We take a snoop around the Theatre – formerly the Discoteca – as Dunmore drops Alison Limerick’s ‘Where Love Lives’, which sends the crowd giddy. The room has been extensively remodelled. It’s darkly lit, panelled in leather and gleaming chrome, with an arc of semi-circular VIP booths cascading down from the ceiling towards the dancefloor, reducing the capacity by 500 or so but without losing the big-room experience. Stylistically, the panorama looks part Italian opera house, part Star Wars.
Moving through to the Club room, the DJ booth has been repositioned against the far wall where the VIP section used to be. The room feels bigger, airier, more spacious than the old Terraza. Again, the finish is all black tile and glittering chrome. The only thing missing here is the Funktion-One speaker system, but we have a hunch that removing the most famous rig on the planet probably had more to do with new beginnings than it did improving the acoustics inside the venue.
Across both the Theatre and Club rooms, contemporary 21st century clubbing is the central narrative. We feel as though we’ve been fired into the future of clubland. But as impressive as the two main dancehalls are in terms of audiovisual shock and awe, it’s the two outdoor areas, and the toilets with integral DJ booth, that really give the venue its trump card.
Having a DJ booth in the toilets is a real throwback to Ibiza folklore. Manumission nights at Privilege used to have the likes of Fatboy Slim spinning records among the plumbing, but never like this. The Wild Corner, as the area in Hï is officially known, is long and narrow with a low, strobe-lit ceiling, similar to the attic room at Berlin’s Watergate. It’s packed with clubbers of all ages, everyone jumping around in front of the eye-level DJ booth to Cerrone’s disco classic ‘Supernature’. The fact that we’re dancing beside an endless row of toilet cubicles doesn’t matter a jot.
The Sunset Terrace, renamed The Magic Garden, is now completely open air. Numerous theme bars surround a central courtyard adorned with giant LED trees. There’s no music outside, making it the perfect place to chill or chat with your mates. James, a 33-year-old expat now living in Australia, tells us he can’t stomach the new-look club: “I’m gutted. I’ve been coming here for years,” he says. “Space was all about the music and the sunset terrace. This is not Ibiza; it’s Vegas. It’s not the same, and it’s not for me.” His buddies laugh, and urge him to “relax into it”.
We bump into another long-term Space devotee, the legendary Todd Terry, moments after he steps into the refurbished venue for the first time. “It feels crazy to be here right now,” he says, glancing around at the décor. “When we pulled up I definitely had to look twice! I’m still trying to get my brain around exactly where we’re standing; so much has changed. But I’m not mad. It is what it is. Sometimes it’s time to start over. I feel sad and happy at the same time. If you came here a whole lot the chances are you’re going to be more disillusioned. I understand that. But it’s time to move on.

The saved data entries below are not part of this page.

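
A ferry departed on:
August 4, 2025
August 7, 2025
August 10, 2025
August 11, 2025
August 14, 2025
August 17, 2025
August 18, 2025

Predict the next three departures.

Gaps: 3, 3, 1, 3, 3, 1 days — not constant, but cyclic with period 3.
The events fall on every Monday, Thursday and Sunday.
The following Thursday is August 21, 2025.
The following Sunday is August 24, 2025.
The following Monday is August 25, 2025.

August 21, 2025; August 24, 2025; August 25, 2025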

If not, what you going to do – be mad forever?”
At the far end of the building, the room formerly known as El Salón has been completely levelled. In its place we stumble upon a brand new outdoor area called The Secret Garden. The tepee tents here really enhance the al fresco fun, prompting lots of random interaction between Glitterbox punters who last summer would have passed each other in the night. We’re sitting in one of the giant tepees for less than thirty seconds when a crowd of girls push through the door and start telling us about their first trip to Ibiza. “I came to Space a couple of years ago,” explains Lauren, 24 from Brighton, “but I didn’t like it. It just wasn’t any fun. Hï is much happier, much cleaner, much cooler!”
Random tepee encounters like this continue for the next 20 minutes. Later in the night, we bump into some of the people we met under canvas, which somehow really increases the feeling of unity on the dancefloor. The banter reminds us of the illegal raves of yester-year. You’d be sitting in some rusty old caravan, talking weird, trippy shit to some random; then, bumping into them again later in the night, you almost felt like you were meeting up with an old friend. The teepees are a genius design move, one that brings a real sense of intimacy to the glittering venue.
“In a few years, this is going to be the number one club in Ibiza,” promises David Morales after his headline set in the Theatre. “The rest of the clubs are old. You’ve been to Pacha before, you’ve been to Amnesia before, but Hï is new. Pay your money one time. See what all the hype is about. If you like it, come back. If you don’t like it, go elsewhere. But I haven’t been disappointed. One thing I will say is that the music isn’t going to change just because I’m playing a big, new, glitzy room; whatever happens, I’m still here to be Mr Glitterbox.”
Hï is not a traditional Ibicenco club, by any stretch of the imagination; not a converted finca or a retro-futurist pyramid. It’s a modern, state-of-the-art party venue with great facilities and stylish, sci-fi production – a prophesy of Ibiza’s future. But what makes the Hï experience really gel is the way the tech is counterbalanced by the two garden areas and the Wild Corner, which introduce tangible elements of dance music’s countercultural past. The flow of foot traffic to certain areas of the club has also been improved, especially from the Theatre to what used to be the Sunset Terrace. No more standing in line, reeking of FOMO, pressed up against a sweating topless goon while the DJ you really came to see plunges deeper into their set. As for Glitterbox, it’s the only party to have survived the transition from Space to Hi, but thankfully the event hasn’t lost any of the friendly, flamboyant disco warmth which made it so successful last summer. If anything, the brand feels more solid, more self-assured than ever.
Frankly, the new venue deserves to be thought of a as something more than just a reboot, just as the old venue deserves to rest in peace. Rather than rolling with a five-year plan – turning the Sunset Terrace into the Magic Garden in year one, revamping the Discoteca in year two, introducing the Wild Corner in year three and so forth – Team H have managed to erase more or less every last trace of the old venue over the course of a single off season.
Architecturally, it’s an astonishing feat. Spiritually you’d also have to say they’ve done exactly the right thing. Not only for themselves, but also for the rest of us – Pepe Rosello, Todd Terry, David Morales, Simon Dunmore, the rest of the international DJ set, the rave purists, the Space fanatics, the Hï advocates, the Hï haters, the EDM heads, the techno fiends and even the dance music journalists working the island – because, ultimately, we all just want to get on with things, sip the occasional mojito and dance around to good music, wherever that may be, without continuously hauling around the crushing weight of the past.